Trump réactive la pcast : titans de la tech à la manœuvre
Donald Trump a réactivé
le Conseil de Conseillers Scientifiques et Technologiques (PCAST), un organe clé pour orienter la politique technologique américaine. Une décision officialisée par une ordonnance présidentielle, elle annonce un tournant potentiel dans la manière dont Washington abordera les enjeux de l'innovation et de l'emploi.
Des géants du numérique aux manettes
Les co-présidents désignés, David Sacks et Michael Kratsios (déjà conseiller scientifique de la Maison Blanche), incarnent un retour en force du secteur privé au sein de l'administration. Mais l'envergure de ce comité se mesure surtout à la présence de figures emblématiques : Mark Zuckerberg, patron de Meta (anciennement Facebook), Larry Ellison, figure de proue d'Oracle, et Jensen Huang, dirigeant de NVIDIA, un acteur majeur des puces graphiques. Leur implication, au-delà de la simple consultation, laisse présager une influence significative sur les décisions prises.

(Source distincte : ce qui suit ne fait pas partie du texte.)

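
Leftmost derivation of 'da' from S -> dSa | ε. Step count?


Derivation: S => dSa => da
Steps: 2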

L'objectif affiché est clair : s'assurer que les technologies émergentes profitent à tous les Américains, en particulier face aux mutations profondes du marché du travail. On parle d'une « Âge d'Or de l'Innovation », une expression qui, bien que pompeuse, souligne l'ambition de placer les États-Unis à la pointe de la révolution technologique. Le PCAST, qui a été créé par les présidents précédents, depuis Roosevelt, est donc ressuscité pour répondre à un impératif : maintenir la suprématie américaine dans un contexte mondial de compétition accrue.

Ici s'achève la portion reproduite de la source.